REPUBLIKA.CO.ID, JAKARTA -- Kepala daerah se-Indonesia yang tergabung dalam Asosiasi Pemerintah Desa Seluruh Indonesia (APDESI) dalam acaranya di Istora Senayan, Selasa (29/3/2022) kemarin, menyatakan ikut mendukung Presiden Jokowi hingga tiga periode. Namun bentuk dukungan ini medapatkan kritikan dari berbagai pengamat politik tanah air.
Peneliti ahli utama Badan Riset dan Inovasi Nasional (BRIN) Siti Zuhro mempertanyakan bentuk dukungan para kepala desa di acara APDESI tersebut. "Tugas dan fungsi kepala desa bukan melakukan politik praktis seperti itu," kata Siti Zuhro, kepada wartawan, Rabu (30/3/2022).
Siti Zuhro menegaskan menurut Konstitusi Indonesia yang mengusung capres dan cawapres itu adalah partai politik, bukan kepala-kepala desa.
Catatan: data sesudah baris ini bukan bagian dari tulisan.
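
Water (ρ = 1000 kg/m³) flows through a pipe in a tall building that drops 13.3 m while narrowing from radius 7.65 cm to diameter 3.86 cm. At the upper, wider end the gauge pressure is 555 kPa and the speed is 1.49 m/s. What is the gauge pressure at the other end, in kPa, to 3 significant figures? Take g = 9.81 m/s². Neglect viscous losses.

Mass conservation (A₁v₁ = A₂v₂) gives v₂ = 1.49 × 184/11.7 = 23.4 m/s.
Applying Bernoulli between the two ends and solving for P₂: P₂ = P₁ + ½ρ(v₁² − v₂²) − ρgΔh.
P₂ = 555000 + ½·1000·(1.49² − 23.4²) − 1000·9.81·(−13.3) = 555000 + (-273000) − (-130000) = 413000 Pa.

413 kPa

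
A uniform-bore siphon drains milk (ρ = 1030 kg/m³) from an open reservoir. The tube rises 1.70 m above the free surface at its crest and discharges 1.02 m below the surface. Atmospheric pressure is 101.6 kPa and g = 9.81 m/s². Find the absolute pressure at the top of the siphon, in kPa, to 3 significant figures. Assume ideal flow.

From the surface to the outlet (both open to atmosphere, surface at rest): v = √(2g·h_out) = √(2·9.81·1.02) = 4.47 m/s.
Continuity keeps v the same throughout the tube; from surface to crest, P_atm + 0 = P_top + ½ρv² + ρg·h_top.
P_top = 101600 − ½·1030·4.47² − 1030·9.81·1.70 = 74100 Pa.

P_top = 74.1 kPa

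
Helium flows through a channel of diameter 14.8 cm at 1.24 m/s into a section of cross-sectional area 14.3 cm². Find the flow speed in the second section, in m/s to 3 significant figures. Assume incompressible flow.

By continuity, v₂ = v₁·A₁/A₂ = 1.24·(172/14.3) = 14.9 m/s.

v₂ = 14.9 m/s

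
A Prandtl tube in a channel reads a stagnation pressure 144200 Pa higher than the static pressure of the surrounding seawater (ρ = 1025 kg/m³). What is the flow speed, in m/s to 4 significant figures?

v = 16.77 m/s

Bernoulli between the free stream and the stagnation point: ½ρv² = P_stag − P_static.
v = √(2ΔP/ρ) = √(2·144200/1025) = 16.77 m/s.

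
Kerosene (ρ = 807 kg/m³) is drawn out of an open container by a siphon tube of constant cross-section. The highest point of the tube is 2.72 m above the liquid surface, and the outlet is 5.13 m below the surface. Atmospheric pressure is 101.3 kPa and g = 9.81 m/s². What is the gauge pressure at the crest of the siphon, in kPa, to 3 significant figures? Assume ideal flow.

From the surface to the outlet (both open to atmosphere, surface at rest): v = √(2g·h_out) = √(2·9.81·5.13) = 10.0 m/s.
Continuity keeps v the same throughout the tube; from surface to crest, P_atm + 0 = P_top + ½ρv² + ρg·h_top.
P_top = 101300 − ½·807·10.0² − 807·9.81·2.72 = 39200 Pa. So P_gauge = P_top − P_atm = -62100 Pa.

P_gauge ≈ -62.1 kPa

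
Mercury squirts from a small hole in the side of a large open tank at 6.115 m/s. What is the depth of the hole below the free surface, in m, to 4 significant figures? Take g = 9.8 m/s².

Torricelli: v = √(2gh), so h = v²/(2g).
h = 6.115²/(2·9.8) = 37.39/19.60 = 1.908 m.

h ≈ 1.908 m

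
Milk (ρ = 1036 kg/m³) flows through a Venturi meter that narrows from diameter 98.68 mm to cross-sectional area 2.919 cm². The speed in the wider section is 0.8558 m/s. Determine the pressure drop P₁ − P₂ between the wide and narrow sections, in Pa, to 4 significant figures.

The volume flow rate is constant, so v₂ = (A₁/A₂)v₁ = (76.48/2.919)·0.8558 = 22.42 m/s.
With no height change, Bernoulli's equation is P₁ + ½ρv₁² = P₂ + ½ρv₂².
P₁ − P₂ = ½·1036·(22.42² − 0.8558²) = ½·1036·502.0 = 260100 Pa.

ΔP ≈ 260100 Pa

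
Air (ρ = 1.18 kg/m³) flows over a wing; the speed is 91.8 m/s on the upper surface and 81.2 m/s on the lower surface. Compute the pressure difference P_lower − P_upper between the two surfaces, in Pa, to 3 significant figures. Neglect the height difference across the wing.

ΔP ≈ 1080 Pa

The pressure is lower where the speed is higher: ΔP = ½ρ(v_up² − v_low²).
ΔP = ½·1.18·(91.8² − 81.2²) = 1080 Pa.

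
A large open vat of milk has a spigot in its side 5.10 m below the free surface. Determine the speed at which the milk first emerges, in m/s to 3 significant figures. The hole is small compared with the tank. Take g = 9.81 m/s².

With the surface at rest and both surface and jet at atmospheric pressure, Bernoulli gives ρg h = ½ρv², so v = √(2gh) = √(2·9.81·5.10) = 10.0 m/s.

v = 10.0 m/s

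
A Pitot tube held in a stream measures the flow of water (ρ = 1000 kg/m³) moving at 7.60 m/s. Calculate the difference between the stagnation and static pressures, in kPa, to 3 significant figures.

Bernoulli between the free stream and the stagnation point: ½ρv² = P_stag − P_static.
ΔP = ½·1000·7.60² = 28900 Pa.

ΔP ≈ 28.9 kPa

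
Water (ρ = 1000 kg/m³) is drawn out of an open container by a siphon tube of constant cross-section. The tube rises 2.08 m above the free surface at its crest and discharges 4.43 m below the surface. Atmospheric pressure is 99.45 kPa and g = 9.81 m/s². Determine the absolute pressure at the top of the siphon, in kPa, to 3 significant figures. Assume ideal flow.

From the surface to the outlet (both open to atmosphere, surface at rest): v = √(2g·h_out) = √(2·9.81·4.43) = 9.32 m/s.
The bore is uniform, so the speed at the crest is the same v. Bernoulli surface→crest: P_atm = P_top + ½ρv² + ρg·h_top.
P_top = 99450 − ½·1000·9.32² − 1000·9.81·2.08 = 35600 Pa.

P_top ≈ 35.6 kPa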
Karena itu, ia menyindir model kebulatan tekad seperti itu sangat tidak mendidik dan tidak tepat, karena justru akan membingungkan.
"Apalagi amanat Konstitusi sudah jelas jabatan presiden hanya dua periode. Dukungan tiga periode akan menimbulkan kontroversi dan resistensi karena dinilai melanggar Konstitusi," katanya mengingatkan.
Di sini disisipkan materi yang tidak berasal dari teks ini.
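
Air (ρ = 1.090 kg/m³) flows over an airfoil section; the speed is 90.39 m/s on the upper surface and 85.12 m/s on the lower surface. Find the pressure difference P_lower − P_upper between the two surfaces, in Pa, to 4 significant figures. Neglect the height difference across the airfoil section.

ΔP ≈ 504.1 Pa

The pressure is lower where the speed is higher: ΔP = ½ρ(v_up² − v_low²).
ΔP = ½·1.090·(90.39² − 85.12²) = 504.1 Pa.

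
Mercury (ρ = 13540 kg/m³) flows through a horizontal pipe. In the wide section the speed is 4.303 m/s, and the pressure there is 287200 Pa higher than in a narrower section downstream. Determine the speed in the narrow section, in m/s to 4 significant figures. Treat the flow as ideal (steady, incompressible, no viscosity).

With h₁ = h₂, rearranging Bernoulli gives v₂ = √(v₁² + 2ΔP/ρ).
v₂ = √(4.303² + 2·287200/13540) = √(18.52 + 42.42) = 7.806 m/s.

v₂ ≈ 7.806 m/s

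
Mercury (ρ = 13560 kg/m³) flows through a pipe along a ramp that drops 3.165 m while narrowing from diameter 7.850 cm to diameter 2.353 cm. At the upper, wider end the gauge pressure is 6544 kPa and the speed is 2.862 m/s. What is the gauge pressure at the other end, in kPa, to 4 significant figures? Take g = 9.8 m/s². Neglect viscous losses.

P₂ ≈ 140.6 kPa

Continuity gives A₁v₁ = A₂v₂, so v₂ = (48.40 cm²)/(4.348 cm²) × 2.862 m/s = 31.85 m/s.
Bernoulli: P₁ + ½ρv₁² + ρg h₁ = P₂ + ½ρv₂² + ρg h₂, so P₂ = P₁ + ½ρ(v₁² − v₂²) − ρg(h₂ − h₁).
P₂ = 6544000 + ½·13560·(2.862² − 31.85²) − 13560·9.8·(−3.165) = 6544000 + (-6824000) − (-420600) = 140600 Pa.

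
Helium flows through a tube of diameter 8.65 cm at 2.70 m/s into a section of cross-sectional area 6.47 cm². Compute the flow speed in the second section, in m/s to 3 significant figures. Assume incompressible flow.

The volume flow rate is constant, so v₂ = (A₁/A₂)v₁ = (58.8/6.47)·2.70 = 24.5 m/s.

24.5 m/s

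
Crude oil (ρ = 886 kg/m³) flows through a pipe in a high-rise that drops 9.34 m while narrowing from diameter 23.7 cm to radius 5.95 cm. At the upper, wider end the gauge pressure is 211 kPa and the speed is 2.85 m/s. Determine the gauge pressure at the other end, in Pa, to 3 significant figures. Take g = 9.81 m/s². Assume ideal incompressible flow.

By continuity, v₂ = v₁·A₁/A₂ = 2.85·(441/111) = 11.3 m/s.
Applying Bernoulli between the two ends and solving for P₂: P₂ = P₁ + ½ρ(v₁² − v₂²) − ρgΔh.
P₂ = 211000 + ½·886·(2.85² − 11.3²) − 886·9.81·(−9.34) = 211000 + (-53000) − (-81200) = 239000 Pa.

239000 Pa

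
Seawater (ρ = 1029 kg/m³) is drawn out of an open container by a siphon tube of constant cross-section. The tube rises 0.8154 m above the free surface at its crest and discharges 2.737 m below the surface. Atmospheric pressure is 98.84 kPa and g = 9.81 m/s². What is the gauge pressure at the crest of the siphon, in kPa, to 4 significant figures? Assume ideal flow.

P_gauge = -35.86 kPa

From the surface to the outlet (both open to atmosphere, surface at rest): v = √(2g·h_out) = √(2·9.81·2.737) = 7.328 m/s.
With constant cross-section the crest speed equals v; applying Bernoulli from the surface up to the crest, P_top = P_atm − ½ρv² − ρg·h_top.
P_top = 98840 − ½·1029·7.328² − 1029·9.81·0.8154 = 62980 Pa. So P_gauge = P_top − P_atm = -35860 Pa.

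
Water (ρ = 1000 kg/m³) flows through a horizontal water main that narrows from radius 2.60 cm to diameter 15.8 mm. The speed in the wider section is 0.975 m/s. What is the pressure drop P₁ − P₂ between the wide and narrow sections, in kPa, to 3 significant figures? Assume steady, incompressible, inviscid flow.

55.3 kPa

By continuity, v₂ = v₁·A₁/A₂ = 0.975·(21.2/1.96) = 10.6 m/s.
Along the horizontal streamline, P + ½ρv² is constant.
P₁ − P₂ = ½·1000·(10.6² − 0.975²) = ½·1000·111 = 55300 Pa.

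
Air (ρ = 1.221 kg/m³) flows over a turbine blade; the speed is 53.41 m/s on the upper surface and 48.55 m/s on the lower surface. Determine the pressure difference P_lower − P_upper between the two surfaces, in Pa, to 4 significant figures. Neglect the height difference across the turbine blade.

The pressure is lower where the speed is higher: ΔP = ½ρ(v_up² − v_low²).
ΔP = ½·1.221·(53.41² − 48.55²) = 302.5 Pa.

302.5 Pa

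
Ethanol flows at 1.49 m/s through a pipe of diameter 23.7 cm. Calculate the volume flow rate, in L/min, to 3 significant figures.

Q = 3940 L/min

Q = A·v = 0.0441 m² × 1.49 m/s = 0.0657 m³/s.
Converting: 0.0657 m³/s × 60000 = 3940 L/min.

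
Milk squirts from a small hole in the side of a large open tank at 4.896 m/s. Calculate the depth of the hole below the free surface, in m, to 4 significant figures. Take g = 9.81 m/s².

h ≈ 1.222 m

For a small hole in a large open tank, ½v² = gh, giving h = v²/(2g).
h = 4.896²/(2·9.81) = 23.97/19.62 = 1.222 m.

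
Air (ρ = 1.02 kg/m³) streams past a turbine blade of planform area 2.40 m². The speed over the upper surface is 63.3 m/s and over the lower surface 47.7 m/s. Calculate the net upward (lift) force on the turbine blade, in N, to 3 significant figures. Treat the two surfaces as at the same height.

From P + ½ρv² = const at equal height, P_low − P_up = ½ρ(v_up² − v_low²).
ΔP = ½·1.02·(63.3² − 47.7²) = 883 Pa.
Lift = ΔP · A = 883 × 2.40 = 2120 N.

2120 N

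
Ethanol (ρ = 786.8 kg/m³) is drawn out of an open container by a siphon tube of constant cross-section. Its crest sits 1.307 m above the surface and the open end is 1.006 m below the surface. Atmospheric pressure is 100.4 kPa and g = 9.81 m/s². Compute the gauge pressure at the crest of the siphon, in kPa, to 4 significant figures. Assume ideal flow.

Bernoulli surface→outlet gives ½v² = g·h_out, so v = √(2·9.81·1.006) = 4.443 m/s.
Continuity keeps v the same throughout the tube; from surface to crest, P_atm + 0 = P_top + ½ρv² + ρg·h_top.
P_top = 100400 − ½·786.8·4.443² − 786.8·9.81·1.307 = 82550 Pa. So P_gauge = P_top − P_atm = -17850 Pa.

P_gauge ≈ -17.85 kPa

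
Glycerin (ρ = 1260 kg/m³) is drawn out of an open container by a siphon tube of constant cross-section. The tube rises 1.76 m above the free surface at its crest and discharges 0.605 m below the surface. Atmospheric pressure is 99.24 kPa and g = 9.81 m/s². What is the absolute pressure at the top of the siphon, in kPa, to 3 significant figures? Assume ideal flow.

The outlet speed comes from Torricelli: v = √(2g·0.605) = 3.45 m/s.
The bore is uniform, so the speed at the crest is the same v. Bernoulli surface→crest: P_atm = P_top + ½ρv² + ρg·h_top.
P_top = 99240 − ½·1260·3.45² − 1260·9.81·1.76 = 70000 Pa.

P_top ≈ 70.0 kPa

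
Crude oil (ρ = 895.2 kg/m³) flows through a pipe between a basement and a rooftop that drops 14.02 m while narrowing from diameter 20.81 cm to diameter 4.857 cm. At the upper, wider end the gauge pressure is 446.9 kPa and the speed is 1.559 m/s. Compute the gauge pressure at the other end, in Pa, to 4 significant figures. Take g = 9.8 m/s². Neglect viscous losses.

The volume flow rate is constant, so v₂ = (A₁/A₂)v₁ = (340.1/18.53)·1.559 = 28.62 m/s.
Energy conservation along the streamline gives P₂ = P₁ − ½ρ(v₂² − v₁²) − ρg(h₂ − h₁).
P₂ = 446900 + ½·895.2·(1.559² − 28.62²) − 895.2·9.8·(−14.02) = 446900 + (-365500) − (-123000) = 204400 Pa.

P₂ ≈ 204400 Pa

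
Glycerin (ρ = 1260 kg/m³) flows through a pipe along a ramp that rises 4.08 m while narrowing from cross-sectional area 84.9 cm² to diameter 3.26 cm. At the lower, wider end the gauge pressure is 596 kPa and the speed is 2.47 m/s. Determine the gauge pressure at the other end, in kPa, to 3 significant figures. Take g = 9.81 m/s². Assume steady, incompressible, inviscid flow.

Continuity gives A₁v₁ = A₂v₂, so v₂ = (84.9 cm²)/(8.35 cm²) × 2.47 m/s = 25.1 m/s.
Bernoulli: P₁ + ½ρv₁² + ρg h₁ = P₂ + ½ρv₂² + ρg h₂, so P₂ = P₁ + ½ρ(v₁² − v₂²) − ρg(h₂ − h₁).
P₂ = 596000 + ½·1260·(2.47² − 25.1²) − 1260·9.81·(+4.08) = 596000 + (-394000) − (50400) = 152000 Pa.

P₂ ≈ 152 kPa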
Hal yang sama disampaikan Kepala Pusat Penelitian Politik Lembaga Ilmu Pengetahuan Indonesia (LIPI) Firman Noor. Menurutnya pernyataan para kepala desa yang menyatakan dukungan kepada presiden tiga periode sangat tidak pantas.
Karena kepala desa adalah pelayan masyarakat yang harusnya taat terhadap konstitusi, bukan justru melanggengkan oligarki kekuasaan.
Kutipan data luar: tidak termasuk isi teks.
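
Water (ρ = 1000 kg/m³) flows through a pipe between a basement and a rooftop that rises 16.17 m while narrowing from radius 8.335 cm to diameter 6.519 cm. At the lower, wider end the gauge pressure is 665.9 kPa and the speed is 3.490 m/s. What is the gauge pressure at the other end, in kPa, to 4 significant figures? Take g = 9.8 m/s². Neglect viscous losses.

253.1 kPa

The volume flow rate is constant, so v₂ = (A₁/A₂)v₁ = (218.3/33.38)·3.490 = 22.82 m/s.
Applying Bernoulli between the two ends and solving for P₂: P₂ = P₁ + ½ρ(v₁² − v₂²) − ρgΔh.
P₂ = 665900 + ½·1000·(3.490² − 22.82²) − 1000·9.8·(+16.17) = 665900 + (-254300) − (158500) = 253100 Pa.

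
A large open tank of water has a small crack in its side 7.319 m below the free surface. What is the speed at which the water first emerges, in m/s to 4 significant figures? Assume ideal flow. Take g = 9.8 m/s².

With the surface at rest and both surface and jet at atmospheric pressure, Bernoulli gives ρg h = ½ρv², so v = √(2gh) = √(2·9.8·7.319) = 11.98 m/s.

v ≈ 11.98 m/s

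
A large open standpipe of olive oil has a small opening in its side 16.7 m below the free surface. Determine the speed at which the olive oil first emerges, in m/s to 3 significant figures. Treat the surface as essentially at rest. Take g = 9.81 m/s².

The surface is effectively still and both ends are open, so ½v² = gh and v = √(2·9.81·16.7) = 18.1 m/s.

v ≈ 18.1 m/s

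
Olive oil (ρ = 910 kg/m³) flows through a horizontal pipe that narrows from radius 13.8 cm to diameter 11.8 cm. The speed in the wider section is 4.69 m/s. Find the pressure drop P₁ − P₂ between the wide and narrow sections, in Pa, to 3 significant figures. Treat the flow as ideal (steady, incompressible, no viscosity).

The volume flow rate is constant, so v₂ = (A₁/A₂)v₁ = (598/109)·4.69 = 25.7 m/s.
Along the horizontal streamline, P + ½ρv² is constant.
P₁ − P₂ = ½·910·(25.7² − 4.69²) = ½·910·636 = 290000 Pa.

ΔP ≈ 290000 Pa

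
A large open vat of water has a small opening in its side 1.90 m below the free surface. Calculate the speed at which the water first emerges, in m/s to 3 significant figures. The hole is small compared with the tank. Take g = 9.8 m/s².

With the surface at rest and both surface and jet at atmospheric pressure, Bernoulli gives ρg h = ½ρv², so v = √(2gh) = √(2·9.8·1.90) = 6.10 m/s.

v ≈ 6.10 m/s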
"Sepertinya kepala desa yang tergabung di APDESI ini memang diarahkan menjadi kepanjangan tangan oligarki politik, karena tidak jarang mereka jadi kepala desa karena oligarki kekuasaan di daerahnya," kata Firman.
Karena itu, Firman mengingatkan kepada seluruh perangkat desa dan pelayan publik masyarakat di desa agar pahami kembali tugas pokok dan fungsi mereka. Karena mereka itu bekerja digaji negara, bekerja melayani rakyat sesuai dengan arahan dan aturan konstitusi, bukan digaji oleh oligarki kekuasaan.
Firman mencontohkan bagaimana oligarki bisa memperngaruhi kepala desa, seperti kasus mantan Bupati Bangkalan Fuad Amin. Ia memiliki kekuasaan mempertahankan dan mencopot struktur kepala desa, karena memang merancang di Kabupaten Bangkalan saat itu tidak ada pemilihan kepala desa, adanya kepala desa yang dia tunjuk.
"Dari sini kita lihat bahwa oligarki kekuasaan yakni Bupati bisa mengendalikan kepala desa. Nah ini yang kita tidak mau, jangan sampai kepala desa di seluruh Indonesia jadi seperti ini, mereka menyatakan dukungan agar kekuasaan mereka di desa bisa terjaga," paparnya.
Karena itu, Firman mengingatkan begitu bahayanya ketika oligarki kekuasaan di tingkat nasional ini bertemu dengan oligarki kekuasaan di tingkat desa. Dimana ia khawatirkan, kekuatan oligarki ini semakin kuat dan semakin menciderai nilai-nilai demokrasi yang sudah diatur dalam konstitusi dan UUD 1945.